The OP values for some of the thermally induced oral fluid collected during this study were similar to the values simultaneously determined for haemolymph. It should be noted that the lowest OP values from oral fluid were obtained from the largest fluid volumes collected. This inverse correlation may be attributable to mixing with larger volumes of more dilute haemolymph resulting from the inadvertent rupturing of the delicate subcheliceral membrane sheath during insertion of the capillary. In some cases, when the capillary was inserted it was seen to be broken, with the tip lodged in the internal mouthparts of the tick. In these cases, the values were discarded. Nevertheless, the fluid collected may have been mixed with haemolymph following undetected injury, and could account for those OP values that were similar to those of haemolymph. Haemolymph OP values of hydrated ticks in our study were higher than in past determinations (Hsu and Sauer, 1975).

Melting-point analysis of oral fluid from the gnathosoma of rehydrating ticks shows that three compartments associated with the buccal region contained fluid with elevated OP values (Table 2). These were the two lateral compartments of the salivarium which communicate with the third central lumen compartment of the salivarium lying dorsal and anterior to the pharyngeal opening. The sections observed in this series were posterior to the divergence of the hypostome and chelicerae (Fig. 1A). The lateral compartments are seen in the photomicrograph of Fig. 1B. This interpretation was based upon the gnathosomal morphology of Dermacentor andersoni (Gregson, 1960) and Hyalomma asiaticum (Balashov, 1968) and confirmed by our serial sectioning of A. americanum mouthparts. The greatest fluid OP observed was 6.45 osmol kg^-1 (0.896 a_v) in the right lateral compartment of the salivarium (Table 2), while another high OP of 5.38osmol kg^-1 (0.912 a_v) was observed in the left lateral compartment of a separate frozen section. Fluid OP in the central compartment below the chelicerae was 4.84osmol kg^-1 (0.920 a_v). It should be noted that the fluids from tick number 1 were analyzed from an animal that had been exposed to a rehydrating period of over 16 h, which may account for the lower OP values observed in the central compartment. We suggest that the lower OP values (higher a_v values) of the central salivarium fluid represent fluid that had already been diluted by ambient water vapour and is rehydrated oral fluid which could be swallowed for net water gain. Since the size of the compartments observed were extremely small, the differences in the OPs of similar compartments may be due to variations in the in situ visual detection of the first ice crystal melting.

These results represent the first analysis of oral fluid from the gnathosoma of a rehydrating tick. The oral fluid is sufficiently hyperosmotic to absorb water vapour from a_v values reported within the CEA range for unfed, adult females of this species (Sigal, 1990). The OP values are among the highest for any fluid involved in active water vapour absorption in arthropods (O’Donnell and Machin, 1988). The OP of desiccation (heat)-induced oral fluid was also determined, and it indicates a highly concentrated fluid that may serve as a mechanism of storage-excretion for severely desiccated ticks. We conclude that active water uptake by adult A. americanum is a solute-driven process that is dependent upon the production of a hyperosmotic fluid probably by type I agranular acini of the salivary glands.

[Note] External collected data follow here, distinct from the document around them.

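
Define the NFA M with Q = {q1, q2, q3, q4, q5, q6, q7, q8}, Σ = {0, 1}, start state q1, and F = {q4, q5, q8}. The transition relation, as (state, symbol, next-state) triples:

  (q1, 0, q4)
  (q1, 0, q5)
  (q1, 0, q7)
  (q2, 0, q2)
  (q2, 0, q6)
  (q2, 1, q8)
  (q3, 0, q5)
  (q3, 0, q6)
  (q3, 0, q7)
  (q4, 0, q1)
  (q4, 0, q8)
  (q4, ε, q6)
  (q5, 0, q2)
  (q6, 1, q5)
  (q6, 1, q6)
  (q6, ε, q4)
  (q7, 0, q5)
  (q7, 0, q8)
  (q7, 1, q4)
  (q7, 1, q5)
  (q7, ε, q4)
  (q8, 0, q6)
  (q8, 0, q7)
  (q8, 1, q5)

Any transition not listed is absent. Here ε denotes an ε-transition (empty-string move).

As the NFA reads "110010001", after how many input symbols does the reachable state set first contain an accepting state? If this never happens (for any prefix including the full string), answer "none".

Start in {q1}.
Read '1': q1→∅; now ∅.
The set is empty and remains empty for the remaining 8 symbols.
No reachable set along the way intersects F.

none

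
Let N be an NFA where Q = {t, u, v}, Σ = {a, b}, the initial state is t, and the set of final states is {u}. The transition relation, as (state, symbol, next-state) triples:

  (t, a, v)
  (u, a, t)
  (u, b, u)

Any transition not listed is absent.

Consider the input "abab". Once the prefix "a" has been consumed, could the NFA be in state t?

No

Start in {t}.
Read 'a': {t} → {v}.
State t is not in {v}.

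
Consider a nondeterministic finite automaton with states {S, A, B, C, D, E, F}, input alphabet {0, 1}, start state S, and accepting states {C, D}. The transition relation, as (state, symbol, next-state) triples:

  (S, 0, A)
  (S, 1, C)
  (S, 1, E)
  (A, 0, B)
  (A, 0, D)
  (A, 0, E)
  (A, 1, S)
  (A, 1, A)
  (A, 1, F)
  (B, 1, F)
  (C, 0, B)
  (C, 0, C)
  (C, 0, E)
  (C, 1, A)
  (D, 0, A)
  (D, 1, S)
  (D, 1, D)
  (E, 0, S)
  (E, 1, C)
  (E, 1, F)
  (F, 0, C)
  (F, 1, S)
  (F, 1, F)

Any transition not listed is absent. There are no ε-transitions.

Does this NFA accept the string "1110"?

Start in {S}.
Read '1': {S} → {C, E}.
Read '1': {C, E} → {A, C, F}.
Read '1': {A, C, F} → {S, A, F}.
Read '0': {S, A, F} → {A, B, C, D, E}.
The final set {A, B, C, D, E} contains the accepting states C, D.

Yes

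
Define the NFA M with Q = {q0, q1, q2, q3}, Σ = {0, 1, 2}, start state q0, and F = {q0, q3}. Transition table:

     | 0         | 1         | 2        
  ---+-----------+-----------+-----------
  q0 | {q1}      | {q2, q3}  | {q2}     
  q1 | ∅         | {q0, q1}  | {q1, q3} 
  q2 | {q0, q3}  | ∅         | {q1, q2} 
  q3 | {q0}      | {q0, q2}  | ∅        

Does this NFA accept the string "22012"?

No

Start in {q0}.
Read '2': q0→{q2}; now {q2}.
Read '2': q2→{q1, q2}; now {q1, q2}.
Read '0': q1→∅, q2→{q0, q3}; now {q0, q3}.
Read '1': q0→{q2, q3}, q3→{q0, q2}; now {q0, q2, q3}.
Read '2': q0→{q2}, q2→{q1, q2}, q3→∅; now {q1, q2}.
The final set {q1, q2} contains no accepting state.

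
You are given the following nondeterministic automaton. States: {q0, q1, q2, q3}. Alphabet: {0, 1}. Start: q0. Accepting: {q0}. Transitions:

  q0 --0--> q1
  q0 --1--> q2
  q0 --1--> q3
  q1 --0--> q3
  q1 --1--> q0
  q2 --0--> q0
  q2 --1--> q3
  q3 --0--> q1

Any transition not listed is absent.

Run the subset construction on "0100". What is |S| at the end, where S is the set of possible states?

1

Start in {q0}.
Read '0': {q0} → {q1}.
Read '1': {q1} → {q0}.
Read '0': {q0} → {q1}.
Read '0': {q1} → {q3}.
That set has 1 state.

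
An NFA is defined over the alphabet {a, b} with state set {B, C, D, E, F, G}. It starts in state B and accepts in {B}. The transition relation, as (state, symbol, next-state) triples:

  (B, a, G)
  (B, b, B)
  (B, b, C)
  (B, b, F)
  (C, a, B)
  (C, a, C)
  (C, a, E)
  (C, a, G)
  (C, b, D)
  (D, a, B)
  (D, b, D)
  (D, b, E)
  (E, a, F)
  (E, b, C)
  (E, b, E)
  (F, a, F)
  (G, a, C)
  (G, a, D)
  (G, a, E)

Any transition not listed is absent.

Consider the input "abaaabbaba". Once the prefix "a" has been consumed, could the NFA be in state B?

Start in {B}.
Read 'a': {B} → {G}.
State B is not in {G}.

No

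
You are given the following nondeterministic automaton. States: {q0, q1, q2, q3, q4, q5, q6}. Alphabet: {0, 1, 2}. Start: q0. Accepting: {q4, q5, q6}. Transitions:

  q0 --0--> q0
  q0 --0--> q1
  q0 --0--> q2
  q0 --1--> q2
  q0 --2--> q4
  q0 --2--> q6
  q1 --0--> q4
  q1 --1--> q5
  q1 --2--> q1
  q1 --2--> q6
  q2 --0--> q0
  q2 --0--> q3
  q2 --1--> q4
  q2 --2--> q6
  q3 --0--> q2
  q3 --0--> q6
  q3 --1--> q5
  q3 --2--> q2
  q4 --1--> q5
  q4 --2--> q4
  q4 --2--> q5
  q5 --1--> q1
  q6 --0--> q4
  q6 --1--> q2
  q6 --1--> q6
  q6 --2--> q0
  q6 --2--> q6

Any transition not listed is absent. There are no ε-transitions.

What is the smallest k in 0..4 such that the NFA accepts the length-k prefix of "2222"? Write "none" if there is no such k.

1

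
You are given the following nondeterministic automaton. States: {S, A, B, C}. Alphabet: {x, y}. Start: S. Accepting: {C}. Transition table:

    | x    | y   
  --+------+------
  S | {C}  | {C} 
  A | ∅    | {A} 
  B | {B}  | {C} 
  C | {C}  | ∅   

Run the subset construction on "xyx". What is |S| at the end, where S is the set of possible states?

Start in {S}.
Read 'x': S→{C}; now {C}.
Read 'y': C→∅; now ∅.
The set is empty and remains empty for the remaining 1 symbol.
That set has 0 states.

0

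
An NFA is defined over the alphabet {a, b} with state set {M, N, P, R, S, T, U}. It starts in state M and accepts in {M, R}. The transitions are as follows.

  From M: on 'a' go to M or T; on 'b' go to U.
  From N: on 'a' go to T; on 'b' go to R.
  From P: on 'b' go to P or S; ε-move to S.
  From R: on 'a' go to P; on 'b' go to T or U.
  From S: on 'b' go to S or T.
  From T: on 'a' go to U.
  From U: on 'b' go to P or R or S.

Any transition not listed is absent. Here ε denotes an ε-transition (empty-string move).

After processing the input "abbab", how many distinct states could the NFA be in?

Start in {M}.
Read 'a': M→{M, T}; now {M, T}.
Read 'b': M→{U}, T→∅; now {U}.
Read 'b': U→{P, R, S}; now {P, R, S}.
Read 'a': P→∅, R→{P}, S→∅; union {P}; ε-closure = {P, S}.
Read 'b': P→{P, S}, S→{S, T}; now {P, S, T}.
That set has 3 states.

3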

This work was supported in part by research grants to Professor John Machin from the Natural Sciences and Engineering Research Council of Canada. We acknowledge Bernie Sigal, C. Cihon, C. Harless and R. Kazee of Chroma Studios, Columbus, Ohio, for their phototechnical support. We thank Dr Olaf Kahl for suggestions on a draft of the manuscript and, in particular, Dr Jonathan Wright for his valuable assistance and comments on the manuscript.